Des rues entières de Gaza ont été rasées pour réduire le risque des tireurs embusqués et des pièges explosifs. Selon les Nations unies, les quelque 600.000 tonnes de gravats commencent à peine à être déblayées, six mois après la fin de l'opération.
DES "INCIDENTS ISOLÉS"
Dans son communiqué, l'armée rejette ces critiques, mais s'engage à enquêter en cas de plainte formelle pour exactions, tout en assurant que ses militaires ont respecté le droit international.
Le ministre israélien de la Défense, le travailliste Ehud Barak, a estimé pour sa part que l'IDF était "la plus morale des armées du monde" et qu'elle se comportait "conformément aux plus hautes normes éthiques".

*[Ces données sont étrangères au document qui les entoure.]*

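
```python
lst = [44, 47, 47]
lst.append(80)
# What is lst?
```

[44, 47, 47, 80]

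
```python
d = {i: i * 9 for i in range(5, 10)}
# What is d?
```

{5: 45, 6: 54, 7: 63, 8: 72, 9: 81}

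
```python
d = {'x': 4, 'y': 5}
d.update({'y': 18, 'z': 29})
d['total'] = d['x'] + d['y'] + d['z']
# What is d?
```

After line 1: d = {'x': 4, 'y': 5}
After line 2 (y overwritten, z added): d = {'x': 4, 'y': 18, 'z': 29}
After line 3 (total = 4 + 18 + 29 = 51): d = {'x': 4, 'y': 18, 'z': 29, 'total': 51}

{'x': 4, 'y': 18, 'z': 29, 'total': 51}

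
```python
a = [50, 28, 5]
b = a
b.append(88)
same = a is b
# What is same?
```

After line 1: a = [50, 28, 5]
After line 2 (b = a is an alias, same object): a = [50, 28, 5], b = [50, 28, 5]
After line 3 (b.append mutates the shared list): a = [50, 28, 5, 88], b = [50, 28, 5, 88]
After line 4 (same = a is b; same object -> True): same = True

True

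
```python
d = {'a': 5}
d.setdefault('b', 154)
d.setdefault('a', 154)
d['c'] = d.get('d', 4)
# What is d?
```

After line 1: d = {'a': 5}
After line 2 (setdefault adds 'b'=154): d = {'a': 5, 'b': 154}
After line 3 (setdefault 'a' no-op, already exists): d = {'a': 5, 'b': 154}
After line 4 (get('d', 4) returns default since 'd' not in d): d = {'a': 5, 'b': 154, 'c': 4}

{'a': 5, 'b': 154, 'c': 4}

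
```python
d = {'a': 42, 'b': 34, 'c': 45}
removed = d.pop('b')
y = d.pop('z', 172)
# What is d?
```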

Le long communiqué de Tsahal reconnaît toutefois "des cas isolés où du tort non intentionnel a été causé à des non-combattants à la suite d'erreurs opérationnelles", que l'armée affirme inévitables dans "des combats complexes et difficiles".
Plusieurs soldats décrivent une procédure de fouille de maisons où des civils étaient forcés à entrer dans des bâtiments suspects devant les soldats. Ils citent plusieurs cas dans lesquels des civils devaient s'avancer tandis qu'un militaire, derrière lui, reposait son fusil sur son épaule.
"Nous n'avons jamais utilisé aucun civil comme bouclier humain", a rétorque à Radio Israël un porte-parole de Tsahal, le colonel Avi Peled. Il assuré que les témoignages sur ce point ne sont que des choses dont les soldats ont entendu parler.
Le rapport évoque également l'emploi sans discernement de munitions incendiaires au phosphore blanc dans les rues de Gaza - ce que Tsahal dément -, des "destructions massives ne répondant à aucune menace directe" et des règles d'engagement "permissives".
"On ne nous disait pas de tirer sur tout ce qui bouge. Mais la consigne générale était : si vous vous sentez menacés, tirez. Ils n'arrêtaient pas de nous dire que c'était la guerre et que, à la guerre, on fait feu à volonté", se souvient un soldat.